Brace R A
Am J Physiol. 1983 Apr;244(4):H487-94. doi: 10.1152/ajpheart.1983.244.4.H487.
Single and double indicator-dilution measurements of the circulating blood volume were made in chronically catheterized sheep fetuses averaging 131 days gestation. Blood volume measured with 51Cr-labeled red blood cells averaged 110.3 +/- 10.7 (SD) ml/kg with a range of +/- 15% of the mean (n = 23). The 125I-albumin (n = 7) and 125I-fibrinogen (n = 5) blood volumes averaged 126.2 +/- 9.8 (SD) and 124.5 +/- 6.9 ml/kg, respectively. The double-indicator fetal blood volume averaged 120.6 +/- 8.3 ml/kg (n = 12); however, this value is too high due to the assumptions used when determining plasma volumes. In addition, after either a 15% fetal hemorrhage or intravenous epinephrine infusion, there was no statistically significant release of red blood cells into the circulation. Labeled maternal red blood cells were removed from the fetal circulation at an average rate of 18%/h, whereas there was no detectable loss of labeled autologous fetal cells from the circulation. Finally, there were spontaneous changes in fetal blood volume including an average decrease of 2.3 +/- 0.3% (SE) (n = 10) during low-level uterine contractions (i.e., contractures). In summary, it appears that labeled fetal red blood cells provide the most accurate estimate of circulating fetal blood volume because of unresolvable problems in extrapolating the plasma label back to zero time. In addition, changes in blood volume can be accurately calculated from either hematocrit or hemoglobin concentration because there appeared to be no red cell reservoirs in the fetuses.
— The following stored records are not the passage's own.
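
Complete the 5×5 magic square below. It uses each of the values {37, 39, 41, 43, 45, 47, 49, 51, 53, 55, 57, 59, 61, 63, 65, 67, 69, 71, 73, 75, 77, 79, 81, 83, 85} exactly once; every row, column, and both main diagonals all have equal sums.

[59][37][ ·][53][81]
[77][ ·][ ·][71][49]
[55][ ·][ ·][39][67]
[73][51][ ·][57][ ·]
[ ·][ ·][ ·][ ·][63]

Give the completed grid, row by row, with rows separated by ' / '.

59 37 75 53 81 / 77 65 43 71 49 / 55 83 61 39 67 / 73 51 79 57 45 / 41 69 47 85 63

The 25 entries sum to 1525, so each line sums to 1525/5 = 305.
Row 1 must total 305; the given cells sum to 230, so (1,3) = 75.
Using column 1: 59 + 77 + 55 + 73 + ? → (5,1) = 305 − 264 = 41.
Using column 4: 53 + 71 + 39 + 57 + ? → (5,4) = 305 − 220 = 85.
The remaining cell in column 5 is (4,5) = 305 − 260 = 45.
The remaining cell in anti-diagonal is (3,3) = 305 − 244 = 61.
From row 3, 305 − (55 + 61 + 39 + 67) gives (3,2) = 83.
From row 4, 305 − (73 + 51 + 57 + 45) gives (4,3) = 79.
Main diagonal must total 305; the given cells sum to 240, so (2,2) = 65.
From row 2, 305 − (77 + 65 + 71 + 49) gives (2,3) = 43.
Using column 2: 37 + 65 + 83 + 51 + ? → (5,2) = 305 − 236 = 69.
The remaining cell in column 3 is (5,3) = 305 − 258 = 47.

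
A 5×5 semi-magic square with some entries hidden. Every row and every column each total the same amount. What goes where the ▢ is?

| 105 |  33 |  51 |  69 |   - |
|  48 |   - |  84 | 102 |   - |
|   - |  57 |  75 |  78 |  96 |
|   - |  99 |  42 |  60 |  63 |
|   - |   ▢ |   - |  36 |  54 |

90

Column 4 is complete and sums to 345; that is the magic constant.
From row 1, 345 − (105 + 33 + 51 + 69) gives (1,5) = 87.
The remaining cell in row 3 is (3,1) = 345 − 306 = 39.
From row 4, 345 − (99 + 42 + 60 + 63) gives (4,1) = 81.
Column 1: 105 + 48 + 39 + 81 + ? = 345, so (5,1) = 72.
Column 3 must total 345; the given cells sum to 252, so (5,3) = 93.
The remaining cell in column 5 is (2,5) = 345 − 300 = 45.
The remaining cell in row 2 is (2,2) = 345 − 279 = 66.
Row 5 needs 345; the known cells sum to 255, so (5,2) = 90.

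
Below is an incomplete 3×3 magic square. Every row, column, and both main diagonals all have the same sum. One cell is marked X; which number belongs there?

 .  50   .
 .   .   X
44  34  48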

对平均妊娠131天、长期插管的绵羊胎儿进行了单指标和双指标稀释法测量循环血容量。用51Cr标记的红细胞测得的血容量平均为110.3±10.7(标准差)ml/kg,范围在平均值的±15%以内(n = 23)。125I-白蛋白(n = 7)和125I-纤维蛋白原(n = 5)测得的血容量分别平均为126.2±9.8(标准差)和124.5±6.9 ml/kg。双指标法测得的胎儿血容量平均为120.6±8.3 ml/kg(n = 12);然而,由于在确定血浆容量时所采用的假设,该值偏高。此外,在胎儿失血15%或静脉输注肾上腺素后,循环中红细胞的释放无统计学显著差异。标记的母体红细胞以平均18%/小时的速率从胎儿循环中清除,而循环中未检测到标记的自体胎儿细胞丢失。最后,胎儿血容量存在自发变化,包括在低强度子宫收缩(即挛缩)期间平均下降2.3±0.3%(标准误)(n = 10)。总之,由于在将血浆标记物外推至零时间时存在无法解决的问题,标记的胎儿红细胞似乎能最准确地估计胎儿循环血容量。此外,由于胎儿似乎不存在红细胞储存库,血容量的变化可以根据血细胞比容或血红蛋白浓度准确计算。